In 2001, Katie and I re-visited Wollaston one Saturday, and found the Church and High Street much as I remembered it from childhood – except that the house (88 High Street) was mirror image to my memory; I had imagined the front door on the left as you face the house, but it’s actually on the right!
Also, in 2009 I discovered in my parents’ photo collection a photo of the farm – just as I had remembered it. This picture from 1945 is on the right.
Holidays in my early youth were few and far between, due to the war, though I recall going to Hunstanton[7] when very young (I remember only that it seemed very cold!).
Link forward to next chronological or next on this subject : link backwards to the Introduction, or to the family
documents index[1] I used to say that I came from “a little town in Cambridgeshire that no one has ever heard of”. That’s all changed, tragically: RIP Holly Wells and Jessica Chapman, August 2002.

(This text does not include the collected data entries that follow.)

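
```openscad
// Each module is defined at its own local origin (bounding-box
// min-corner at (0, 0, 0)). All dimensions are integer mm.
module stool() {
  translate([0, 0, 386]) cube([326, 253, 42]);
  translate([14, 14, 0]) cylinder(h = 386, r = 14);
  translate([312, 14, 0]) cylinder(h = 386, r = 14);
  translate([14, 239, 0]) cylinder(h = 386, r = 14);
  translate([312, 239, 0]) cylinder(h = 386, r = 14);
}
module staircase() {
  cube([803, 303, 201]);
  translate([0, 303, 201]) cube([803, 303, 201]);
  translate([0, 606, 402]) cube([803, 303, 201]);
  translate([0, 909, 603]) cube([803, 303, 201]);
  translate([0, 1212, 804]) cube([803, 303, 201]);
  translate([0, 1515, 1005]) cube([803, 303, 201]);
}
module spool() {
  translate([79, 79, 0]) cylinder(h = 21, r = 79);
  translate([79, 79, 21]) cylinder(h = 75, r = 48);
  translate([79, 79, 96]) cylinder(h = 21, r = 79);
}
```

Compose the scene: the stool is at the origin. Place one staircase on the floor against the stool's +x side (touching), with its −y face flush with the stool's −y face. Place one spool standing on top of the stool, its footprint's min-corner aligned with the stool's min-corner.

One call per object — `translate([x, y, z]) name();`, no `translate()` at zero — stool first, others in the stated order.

stool();
translate([326, 0, 0]) staircase();
translate([0, 0, 428]) spool();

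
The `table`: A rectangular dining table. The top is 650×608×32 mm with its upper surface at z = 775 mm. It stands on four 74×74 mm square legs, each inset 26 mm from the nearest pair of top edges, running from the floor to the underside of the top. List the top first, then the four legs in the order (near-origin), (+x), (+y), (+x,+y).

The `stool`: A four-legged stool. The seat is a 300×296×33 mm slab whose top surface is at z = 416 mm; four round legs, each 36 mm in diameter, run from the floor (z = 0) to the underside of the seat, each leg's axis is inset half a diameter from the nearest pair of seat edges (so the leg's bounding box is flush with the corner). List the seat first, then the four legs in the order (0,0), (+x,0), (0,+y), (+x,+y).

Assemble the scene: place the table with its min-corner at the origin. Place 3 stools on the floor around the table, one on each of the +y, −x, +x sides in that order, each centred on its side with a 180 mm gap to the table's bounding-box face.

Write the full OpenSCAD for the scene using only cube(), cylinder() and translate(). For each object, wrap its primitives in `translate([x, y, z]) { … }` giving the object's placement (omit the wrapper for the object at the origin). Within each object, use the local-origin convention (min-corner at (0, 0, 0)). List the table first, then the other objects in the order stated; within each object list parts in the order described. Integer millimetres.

translate([0, 0, 743]) cube([650, 608, 32]);
translate([26, 26, 0]) cube([74, 74, 743]);
translate([550, 26, 0]) cube([74, 74, 743]);
translate([26, 508, 0]) cube([74, 74, 743]);
translate([550, 508, 0]) cube([74, 74, 743]);
translate([175, 788, 0]) {
  translate([0, 0, 383]) cube([300, 296, 33]);
  translate([18, 18, 0]) cylinder(h = 383, r = 18);
  translate([282, 18, 0]) cylinder(h = 383, r = 18);
  translate([18, 278, 0]) cylinder(h = 383, r = 18);
  translate([282, 278, 0]) cylinder(h = 383, r = 18);
}
translate([-480, 156, 0]) {
  translate([0, 0, 383]) cube([300, 296, 33]);
  translate([18, 18, 0]) cylinder(h = 383, r = 18);
  translate([282, 18, 0]) cylinder(h = 383, r = 18);
  translate([18, 278, 0]) cylinder(h = 383, r = 18);
  translate([282, 278, 0]) cylinder(h = 383, r = 18);
}
translate([830, 156, 0]) {
  translate([0, 0, 383]) cube([300, 296, 33]);
  translate([18, 18, 0]) cylinder(h = 383, r = 18);
  translate([282, 18, 0]) cylinder(h = 383, r = 18);
  translate([18, 278, 0]) cylinder(h = 383, r = 18);
  translate([282, 278, 0]) cylinder(h = 383, r = 18);
}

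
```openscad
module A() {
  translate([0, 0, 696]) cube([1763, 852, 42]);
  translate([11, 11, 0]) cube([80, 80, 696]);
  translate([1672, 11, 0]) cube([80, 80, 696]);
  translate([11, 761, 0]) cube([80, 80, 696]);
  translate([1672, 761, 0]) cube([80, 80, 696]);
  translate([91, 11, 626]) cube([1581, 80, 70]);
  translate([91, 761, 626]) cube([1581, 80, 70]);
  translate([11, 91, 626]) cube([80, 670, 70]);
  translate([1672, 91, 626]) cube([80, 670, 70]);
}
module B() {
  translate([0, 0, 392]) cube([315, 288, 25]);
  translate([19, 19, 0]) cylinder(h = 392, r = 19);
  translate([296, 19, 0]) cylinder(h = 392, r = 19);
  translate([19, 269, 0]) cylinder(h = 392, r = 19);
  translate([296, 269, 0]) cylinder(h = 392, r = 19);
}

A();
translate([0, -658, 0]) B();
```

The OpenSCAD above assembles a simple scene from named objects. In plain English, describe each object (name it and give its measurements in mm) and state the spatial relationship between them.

A is a table: top 1763 mm (x) × 852 mm (y), 42 mm thick, upper face at z = 738 mm, on four 80×80 mm square legs, each inset 11 mm from the nearest pair of top edges, running from z = 0 to the bottom of the top. Four apron rails, 80 mm thick and 70 mm tall, run between adjacent legs with their top edges flush with the underside of the top and their outer faces flush with the legs' outer faces.

B is a four-legged stool. The seat is a 315×288×25 mm slab whose top surface is at z = 417 mm; four round legs, each 38 mm in diameter, run from the floor (z = 0) to the underside of the seat, each leg's axis is inset half a diameter from the nearest pair of seat edges (so the leg's bounding box is flush with the corner).

The stool is on the floor beside the table on its −y side.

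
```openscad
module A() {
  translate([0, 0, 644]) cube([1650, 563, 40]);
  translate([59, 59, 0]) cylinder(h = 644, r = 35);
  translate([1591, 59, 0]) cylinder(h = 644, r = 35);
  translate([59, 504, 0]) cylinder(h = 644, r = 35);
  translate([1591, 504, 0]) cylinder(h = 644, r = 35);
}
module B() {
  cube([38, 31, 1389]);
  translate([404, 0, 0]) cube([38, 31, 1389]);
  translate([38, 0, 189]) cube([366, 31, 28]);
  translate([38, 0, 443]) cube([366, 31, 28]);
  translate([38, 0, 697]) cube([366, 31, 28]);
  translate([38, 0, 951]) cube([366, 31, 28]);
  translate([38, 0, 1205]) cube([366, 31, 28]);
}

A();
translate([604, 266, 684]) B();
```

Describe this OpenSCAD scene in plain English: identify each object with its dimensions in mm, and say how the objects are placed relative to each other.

A is a table: top 1650 mm (x) × 563 mm (y), 40 mm thick, upper face at z = 684 mm, on four round legs of 70 mm diameter, each leg's bounding box inset 24 mm from the nearest pair of top edges, running from z = 0 to the bottom of the top.

B is a wooden ladder with two side rails of 38×31 mm section and 1389 mm height, set 442 mm apart overall. Between them run 5 rectangular rungs (31 mm deep, 28 mm thick), front faces flush with the rails' −y face. The bottom of the first rung is 189 mm above the floor and each subsequent rung is 254 mm higher than the one below.

The ladder is on top of the table, centred.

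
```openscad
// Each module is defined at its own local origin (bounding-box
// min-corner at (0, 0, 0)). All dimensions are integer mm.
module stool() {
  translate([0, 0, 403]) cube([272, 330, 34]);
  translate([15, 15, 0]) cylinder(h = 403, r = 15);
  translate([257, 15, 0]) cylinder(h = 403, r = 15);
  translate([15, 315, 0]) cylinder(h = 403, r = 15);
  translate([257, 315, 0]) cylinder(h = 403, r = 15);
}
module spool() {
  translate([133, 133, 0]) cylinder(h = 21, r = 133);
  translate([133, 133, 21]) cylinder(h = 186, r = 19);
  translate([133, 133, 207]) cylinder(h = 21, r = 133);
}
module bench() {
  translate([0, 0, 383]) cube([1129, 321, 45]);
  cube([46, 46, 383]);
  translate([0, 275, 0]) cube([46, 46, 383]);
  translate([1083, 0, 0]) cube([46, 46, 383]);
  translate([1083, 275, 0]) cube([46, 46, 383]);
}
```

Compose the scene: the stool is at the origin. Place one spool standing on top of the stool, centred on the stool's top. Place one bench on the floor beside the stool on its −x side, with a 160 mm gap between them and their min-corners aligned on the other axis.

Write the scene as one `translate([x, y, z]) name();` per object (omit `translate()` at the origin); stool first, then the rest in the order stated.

stool();
translate([3, 32, 437]) spool();
translate([-1289, 0, 0]) bench();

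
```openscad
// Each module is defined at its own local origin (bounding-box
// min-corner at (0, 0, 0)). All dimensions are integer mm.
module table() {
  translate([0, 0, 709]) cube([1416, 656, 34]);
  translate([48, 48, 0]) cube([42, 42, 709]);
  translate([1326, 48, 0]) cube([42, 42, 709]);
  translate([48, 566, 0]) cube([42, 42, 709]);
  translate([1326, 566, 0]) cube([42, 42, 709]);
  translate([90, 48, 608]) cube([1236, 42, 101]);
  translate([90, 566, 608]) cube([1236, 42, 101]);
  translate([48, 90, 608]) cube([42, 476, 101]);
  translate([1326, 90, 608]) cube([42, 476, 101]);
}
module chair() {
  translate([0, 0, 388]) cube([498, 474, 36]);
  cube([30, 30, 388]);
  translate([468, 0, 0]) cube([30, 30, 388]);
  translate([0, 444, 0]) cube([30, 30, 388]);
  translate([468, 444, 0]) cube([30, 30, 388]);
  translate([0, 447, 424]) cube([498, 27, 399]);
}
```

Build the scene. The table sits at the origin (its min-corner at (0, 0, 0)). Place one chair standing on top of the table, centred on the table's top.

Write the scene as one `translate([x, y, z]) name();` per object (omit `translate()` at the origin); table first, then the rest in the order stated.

table();
translate([459, 91, 743]) chair();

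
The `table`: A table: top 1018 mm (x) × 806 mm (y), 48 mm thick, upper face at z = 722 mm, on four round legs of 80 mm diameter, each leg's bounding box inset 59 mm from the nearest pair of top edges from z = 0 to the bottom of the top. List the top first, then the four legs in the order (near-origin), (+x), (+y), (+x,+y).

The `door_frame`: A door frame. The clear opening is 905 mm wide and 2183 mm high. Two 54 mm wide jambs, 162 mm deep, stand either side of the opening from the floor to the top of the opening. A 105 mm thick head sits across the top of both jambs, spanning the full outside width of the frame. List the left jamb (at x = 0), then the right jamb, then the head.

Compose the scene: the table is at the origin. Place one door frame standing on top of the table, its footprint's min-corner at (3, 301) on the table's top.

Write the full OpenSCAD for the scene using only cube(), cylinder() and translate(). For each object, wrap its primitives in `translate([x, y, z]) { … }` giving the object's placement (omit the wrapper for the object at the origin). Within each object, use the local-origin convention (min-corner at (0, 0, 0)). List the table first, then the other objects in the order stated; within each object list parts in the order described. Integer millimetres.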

[2] I have recently rediscovered letters of congratulations at my birth, which my mother had kept for me in an old cardboard box that had laid in the loft for many years; it is interesting that the letters refer to the imminent move, and two are in fact from folk at Wollaston.
[3] These days, a newsagent simply sells papers and stationery, but my Grandad was a news Agent – he received news from London and printed it, with local news, in the local paper he owned; he also copied some of the more interesting local news up to London.
[4] Her parents, T W and L G Moores, and all her brothers and sisters, had emigrated to Canada in the early 1900’s.
[5] The plate tells an interesting story. The printing business was owned by a Mr Barlow, and Grandad had been his apprentice before going to work in London for Eyre and Spottiswood (who had a rare licence to print the AV Bible, and who did printing for Buckingham palace … when Grandad returned to Stony Stratford he was known as the King’s Printer); anyway, when Mr Barlow came to retire he gave Grandad first refusal on the business, but Grandad accepted it. So the plate has BARLOW engraved on one side and HARRIS on the other – very economical!